— А уж брат ваш, Лев Сергеевич[10], можно сказать, общество любит, можно сказать, не пропускает...

   — Брат? — На лице Пушкина вдруг разлилась улыбка, крупные зубы сверкнули. — Часто бывает, говорите?

   — Как же-с... Можно сказать, недели не пропустит. И уж очень, доложу вам, лицом и эдакими... как бы сказать... движениями с вами сходны... — Жак вдруг прервал себя, что-то углядев. — Александр Сергеевич! — вскричал он. — Ни за что! От вас — деньги?.. — И, наклонившись, вполголоса проговорил: — Считаю за честь. Мы, так сказать, тоже люди образованные. Понимаем-с...

Снова едва уловимая зыбкая волна скользнула по лицу Пушкина, изменив его выражение.
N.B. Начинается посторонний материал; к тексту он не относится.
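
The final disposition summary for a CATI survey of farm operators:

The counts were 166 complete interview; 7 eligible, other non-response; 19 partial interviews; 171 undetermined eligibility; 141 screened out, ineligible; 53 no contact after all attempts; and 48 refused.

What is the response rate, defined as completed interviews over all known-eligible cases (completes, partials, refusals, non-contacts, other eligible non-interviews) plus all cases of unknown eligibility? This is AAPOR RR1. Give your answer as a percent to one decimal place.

Top = 166
Denominator = 166 + 19 + 48 + 53 + 7 + 171 = 464
RR1 = 166 / 464 = 0.3578

35.8%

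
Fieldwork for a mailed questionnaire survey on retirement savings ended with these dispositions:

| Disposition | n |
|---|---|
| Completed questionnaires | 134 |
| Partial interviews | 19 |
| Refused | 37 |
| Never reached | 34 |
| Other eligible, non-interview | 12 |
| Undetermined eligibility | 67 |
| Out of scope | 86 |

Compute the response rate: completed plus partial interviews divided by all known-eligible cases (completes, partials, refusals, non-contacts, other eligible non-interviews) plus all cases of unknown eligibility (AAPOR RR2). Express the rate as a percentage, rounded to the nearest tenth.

Numerator = 134 + 19 = 153
Base = 134 + 19 + 37 + 34 + 12 + 67 = 303
RR2 = 153 / 303 = 0.5050

50.5%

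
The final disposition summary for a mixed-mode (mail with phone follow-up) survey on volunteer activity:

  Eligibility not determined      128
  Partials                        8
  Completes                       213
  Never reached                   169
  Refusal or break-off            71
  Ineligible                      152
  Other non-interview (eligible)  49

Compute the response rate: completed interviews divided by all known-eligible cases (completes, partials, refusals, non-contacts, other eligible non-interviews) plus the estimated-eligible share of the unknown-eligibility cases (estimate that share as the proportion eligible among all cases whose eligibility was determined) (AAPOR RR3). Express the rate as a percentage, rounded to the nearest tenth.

35.0%

Top = 213
Eligible (known) = 213 + 8 + 71 + 169 + 49 = 510
e = 510 / (510 + 152) = 510 / 662 = 0.7704
Eligible share of unknowns = 0.7704 × 128 = 98.61
Denom = 510 + 98.61 = 608.61
RR3 = 213 / 608.61 = 0.3500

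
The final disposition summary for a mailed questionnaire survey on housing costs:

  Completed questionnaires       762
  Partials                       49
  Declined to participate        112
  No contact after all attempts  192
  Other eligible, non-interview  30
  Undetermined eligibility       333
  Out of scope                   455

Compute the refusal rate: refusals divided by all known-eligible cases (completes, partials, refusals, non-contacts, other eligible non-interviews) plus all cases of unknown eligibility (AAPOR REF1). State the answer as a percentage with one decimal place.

7.6%

Num → 112
Base → 762 + 49 + 112 + 192 + 30 + 333 = 1478
REF1 = 112 / 1478 = 0.0758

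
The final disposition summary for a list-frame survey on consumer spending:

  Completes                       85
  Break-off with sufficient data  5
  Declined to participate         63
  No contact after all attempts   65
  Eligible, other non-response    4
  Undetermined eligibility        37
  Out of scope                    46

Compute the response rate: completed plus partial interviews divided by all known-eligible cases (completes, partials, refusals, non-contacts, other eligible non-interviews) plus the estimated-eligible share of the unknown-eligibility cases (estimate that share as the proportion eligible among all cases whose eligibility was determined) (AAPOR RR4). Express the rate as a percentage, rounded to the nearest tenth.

Numerator → 85 + 5 = 90
Determined eligible → 85 + 5 + 63 + 65 + 4 = 222
e = 222 / (222 + 46) = 222 / 268 = 0.8284
Eligible share of unknowns → 0.8284 × 37 = 30.65
Base → 222 + 30.65 = 252.65
RR4 = 90 / 252.65 = 0.3562

35.6%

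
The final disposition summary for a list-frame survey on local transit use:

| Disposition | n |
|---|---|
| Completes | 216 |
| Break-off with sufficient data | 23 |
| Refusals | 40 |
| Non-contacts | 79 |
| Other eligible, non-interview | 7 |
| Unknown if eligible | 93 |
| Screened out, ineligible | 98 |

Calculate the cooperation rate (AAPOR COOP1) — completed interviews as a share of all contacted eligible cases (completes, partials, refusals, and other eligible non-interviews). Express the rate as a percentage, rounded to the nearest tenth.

75.5%

Num: 216
Denominator: 216 + 23 + 40 + 7 = 286
COOP1 = 216 / 286 = 0.7552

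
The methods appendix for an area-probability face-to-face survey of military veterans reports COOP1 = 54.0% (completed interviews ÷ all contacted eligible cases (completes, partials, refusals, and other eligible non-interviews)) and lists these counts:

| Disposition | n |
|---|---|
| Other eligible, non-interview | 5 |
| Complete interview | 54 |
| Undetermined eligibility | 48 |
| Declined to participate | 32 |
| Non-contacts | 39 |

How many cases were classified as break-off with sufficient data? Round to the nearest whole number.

9

COOP1 = 54 / D = 0.540
D = 54 / 0.540 = 100.0
Rest of base = 91
break-off with sufficient data = 100.0 − 91 ≈ 9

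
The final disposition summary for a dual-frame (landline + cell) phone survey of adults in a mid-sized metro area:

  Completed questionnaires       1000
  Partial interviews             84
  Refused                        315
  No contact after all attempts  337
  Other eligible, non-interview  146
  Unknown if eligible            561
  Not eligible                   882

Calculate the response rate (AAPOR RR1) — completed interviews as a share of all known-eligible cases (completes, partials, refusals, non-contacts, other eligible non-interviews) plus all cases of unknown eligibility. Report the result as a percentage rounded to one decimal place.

Numerator = 1000
Denom = 1000 + 84 + 315 + 337 + 146 + 561 = 2443
RR1 = 1000 / 2443 = 0.4093

40.9%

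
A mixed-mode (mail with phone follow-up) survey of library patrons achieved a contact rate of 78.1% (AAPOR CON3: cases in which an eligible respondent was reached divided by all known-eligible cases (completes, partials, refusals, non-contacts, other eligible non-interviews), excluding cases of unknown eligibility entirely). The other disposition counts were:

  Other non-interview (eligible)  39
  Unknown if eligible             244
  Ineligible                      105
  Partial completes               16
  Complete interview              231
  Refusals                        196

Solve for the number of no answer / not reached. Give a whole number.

Top = 231 + 16 + 196 + 39 = 482
CON3 = 482 / D = 0.781
D = 482 / 0.781 = 617.2
Other denominator terms total 482
no answer / not reached = 617.2 − 482 ≈ 135

135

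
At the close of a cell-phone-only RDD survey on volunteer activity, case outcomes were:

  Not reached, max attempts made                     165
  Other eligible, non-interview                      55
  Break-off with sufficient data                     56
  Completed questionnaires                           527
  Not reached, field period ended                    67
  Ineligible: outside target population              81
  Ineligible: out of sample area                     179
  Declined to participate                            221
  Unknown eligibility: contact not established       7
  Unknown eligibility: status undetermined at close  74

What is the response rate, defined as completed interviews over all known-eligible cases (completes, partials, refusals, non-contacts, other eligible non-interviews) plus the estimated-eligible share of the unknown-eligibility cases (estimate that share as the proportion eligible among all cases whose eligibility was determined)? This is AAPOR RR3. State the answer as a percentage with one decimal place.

No contact after all attempts = 67 + 165 = 232
Eligibility not determined = 7 + 74 = 81
Not eligible = 81 + 179 = 260
Top: 527
Known eligible: 527 + 56 + 221 + 232 + 55 = 1091
e = 1091 / (1091 + 260) = 1091 / 1351 = 0.8075
Estimated eligible among unknowns: 0.8075 × 81 = 65.41
Denominator: 1091 + 65.41 = 1156.41
RR3 = 527 / 1156.41 = 0.4557

45.6%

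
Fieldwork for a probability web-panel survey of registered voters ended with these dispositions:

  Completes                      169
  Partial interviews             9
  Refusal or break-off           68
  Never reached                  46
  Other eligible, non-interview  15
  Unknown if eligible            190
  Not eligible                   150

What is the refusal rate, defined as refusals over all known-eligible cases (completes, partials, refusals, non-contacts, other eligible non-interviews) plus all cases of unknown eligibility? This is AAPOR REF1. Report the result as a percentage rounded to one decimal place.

Numerator: 68
Base: 169 + 9 + 68 + 46 + 15 + 190 = 497
REF1 = 68 / 497 = 0.1368

13.7%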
Он вытащил накрахмаленную салфетку из-за ворота и бросил её на стол.

   — Может быть, они на почтовую станцию пришлют лошадей?

   — Прикажете узнать? Эй!

   — Я сам.

Жара не спадала. Улицы были безлюдны. Даже собаки попрятались. Деревья бросали размытую тень, а листья, казалось, поникли и пожухли. В слепящем небе оцепенело повисли ватные обрывки облаков. Ветерок доносил запах Великой, но не освежал.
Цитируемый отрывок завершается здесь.